Food trucks: Serving street food with a side of placemaking
While placemaking is principally focused on creating public spaces with good form, where good form is lacking, attractions such as food trucks can contribute to place by attracting people, enlivening an area and stimulating other business activity.
Placemaking is about creating a physical environment that helps activate a public space with the presence of people, whether passing by or lingering to socialize. Good design is a principal component of placemaking. What else is there? We know that a mixture of uses helps to activate a space by providing diversity in terms of activities and 24-hour use. But what if a space lacks good form or a mixture of uses? Can a space absent one or both of these key attributes become a place that attracts people without redevelopment?

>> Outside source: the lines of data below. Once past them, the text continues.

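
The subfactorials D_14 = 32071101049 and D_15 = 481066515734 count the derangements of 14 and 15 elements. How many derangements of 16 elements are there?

D_16 = (16-1)·(D_15 + D_14) = 15·(481066515734 + 32071101049) = 15·513137616783 = 7697064251745.

7697064251745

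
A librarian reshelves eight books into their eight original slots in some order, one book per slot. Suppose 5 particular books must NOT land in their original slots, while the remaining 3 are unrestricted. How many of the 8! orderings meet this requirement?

Inclusion-exclusion on the 5 forbidden self-matches:
Σ_{j=0}^{5} (-1)^j C(5,j)(8-j)!
= C(5,0)·8! - C(5,1)·7! + C(5,2)·6! - C(5,3)·5! + C(5,4)·4! - C(5,5)·3!
= 40320 - 25200 + 7200 - 1200 + 120 - 6
= 21234

21234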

Enter the food truck. A mobile form of food vending, food trucks are emerging in cities big and small and in suburban office and industrial parks as a source of unique ethnic food and a social condenser. “If you want to seed a place with activity, put out food,” William Whyte wrote in The social life of small urban spaces, because "food attracts people who attract more people". It would be an oversimplification to suggest that if a food truck pulls up on a sparsely-populated street that people will just show up, but increasingly, cities are allowing food trucks to do business in struggling districts of the community as a way to enliven an area, stimulate other business activity and provide healthier food choices where few previously existed.
From an economic development standpoint, food trucks have also been promoted as a relatively low cost food business startup opportunity and a transitional business to help food-entrepreneurs ‘grow’ into a bricks-and-mortar restaurant. Additionally, the allowance of food trucks in a community signals to budding entrepreneurs that government is helping to create and support an entrepreneurial culture.

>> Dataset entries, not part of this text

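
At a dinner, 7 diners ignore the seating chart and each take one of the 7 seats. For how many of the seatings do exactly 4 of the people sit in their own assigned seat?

70

Pick the 4 fixed positions: C(7,4) = 35 ways.
The remaining 3 must be deranged: !3 = 2.
Total: 35 × 2 = 70.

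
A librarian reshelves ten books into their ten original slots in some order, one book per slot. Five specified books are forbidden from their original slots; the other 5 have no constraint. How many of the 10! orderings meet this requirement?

2170680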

Of course, food trucks are not without their share of potential problems. Existing bricks-and-mortar restaurants may perceive them as unwelcome competition and aspects of food truck operation, such as permissible locations, time of operation, provision of seating and trash receptacles, signage and more are aspects that should be discussed and potentially regulated. For these reasons and more, any community exploring the expansion of food trucks should do so in a thorough way and include various stakeholders in the development of the regulations/permissions.

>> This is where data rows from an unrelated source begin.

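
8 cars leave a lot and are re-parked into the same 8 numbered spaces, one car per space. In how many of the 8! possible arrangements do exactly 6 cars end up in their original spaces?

Pick the 6 fixed positions: C(8,6) = 28 ways.
The remaining 2 must be deranged: !2 = 1.
Total: 28 × 1 = 28.

28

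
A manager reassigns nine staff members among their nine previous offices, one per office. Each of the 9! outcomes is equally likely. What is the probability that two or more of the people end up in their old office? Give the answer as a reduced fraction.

95887/362880

Favorable outcomes: Σ_{i≥2} C(9,i)·!(9-i) = 36·1854 + 84·265 + 126·44 + 126·9 + 84·2 + 36·1 + 9·0 + 1·1 = 95887.
Total outcomes: 9! = 362880.
Probability = 95887/362880 = 95887/362880.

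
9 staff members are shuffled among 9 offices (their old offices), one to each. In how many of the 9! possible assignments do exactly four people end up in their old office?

5544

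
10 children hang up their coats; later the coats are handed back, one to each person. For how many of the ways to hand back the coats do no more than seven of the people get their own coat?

# with exactly i fixed is C(10,i)·!(10-i); sum over i=0..7:
  i=0: C(10,0)·!10 = 1·1334961 = 1334961
  i=1: C(10,1)·!9 = 10·133496 = 1334960
  i=2: C(10,2)·!8 = 45·14833 = 667485
  i=3: C(10,3)·!7 = 120·1854 = 222480
  i=4: C(10,4)·!6 = 210·265 = 55650
  i=5: C(10,5)·!5 = 252·44 = 11088
  i=6: C(10,6)·!4 = 210·9 = 1890
  i=7: C(10,7)·!3 = 120·2 = 240
Total = 3628754.

3628754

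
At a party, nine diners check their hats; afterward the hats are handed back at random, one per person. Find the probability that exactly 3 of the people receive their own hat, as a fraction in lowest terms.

Favorable outcomes: C(9,3)·!6 = 84·265 = 22260.
Total outcomes: 9! = 362880.
Probability = 22260/362880 = 53/864.

53/864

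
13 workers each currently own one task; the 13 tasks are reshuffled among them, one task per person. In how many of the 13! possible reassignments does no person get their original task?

!13 = 13! · Σ_{k=0}^{13} (-1)^k/k!
= 13! - 13!/1! + 13!/2! - 13!/3! + 13!/4! - 13!/5! + 13!/6! - 13!/7! + 13!/8! - 13!/9! + 13!/10! - 13!/11! + 13!/12! - 13!/13!
= 6227020800 - 6227020800 + 3113510400 - 1037836800 + 259459200 - 51891840 + 8648640 - 1235520 + 154440 - 17160 + 1716 - 156 + 13 - 1
= 2290792932

2290792932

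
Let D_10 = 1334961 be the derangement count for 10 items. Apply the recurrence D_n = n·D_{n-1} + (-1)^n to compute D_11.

14684570

D_11 = 11·1334961 - 1 = 14684570.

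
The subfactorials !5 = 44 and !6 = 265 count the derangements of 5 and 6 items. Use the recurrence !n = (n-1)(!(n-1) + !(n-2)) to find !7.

1854

!7 = (7-1)·(!6 + !5) = 6·(265 + 44) = 6·309 = 1854.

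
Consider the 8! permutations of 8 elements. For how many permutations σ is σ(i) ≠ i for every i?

!8 = 8! · Σ_{k=0}^{8} (-1)^k/k!
= 8! - 8!/1! + 8!/2! - 8!/3! + 8!/4! - 8!/5! + 8!/6! - 8!/7! + 8!/8!
= 40320 - 40320 + 20160 - 6720 + 1680 - 336 + 56 - 8 + 1
= 14833

14833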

The National League of Cities studies food trucks thoroughly in their report Food on Wheels: Mobil Vending Goes Mainstream and recommends five overall considerations for cities looking to address food trucks (and other forms of mobile vending) in their jurisdictions:
- Hold town hall forums and private meetings with core stakeholders.
- Encourage dialogue and the building of relationships among competing stakeholders.
- Implement pilot programs to determine what regulations to adopt.
- Use targeted practices as a way to address underserved areas of the city.
- Identify private vacant lots and create partnerships for mobile vendors to gather and vend in the same location.
Additionally, the American Planning Association recently published a Zoning Practice resource on Food Trucks. In Michigan, numerous cities have already addressed food trucks by amending their ordinances, some of which include Grand Rapids, Kalamazoo, Ferndale, Traverse City and Grand Blanc Township, and Michigan State University Extension educators can assist communities as they manage this placemaking decision.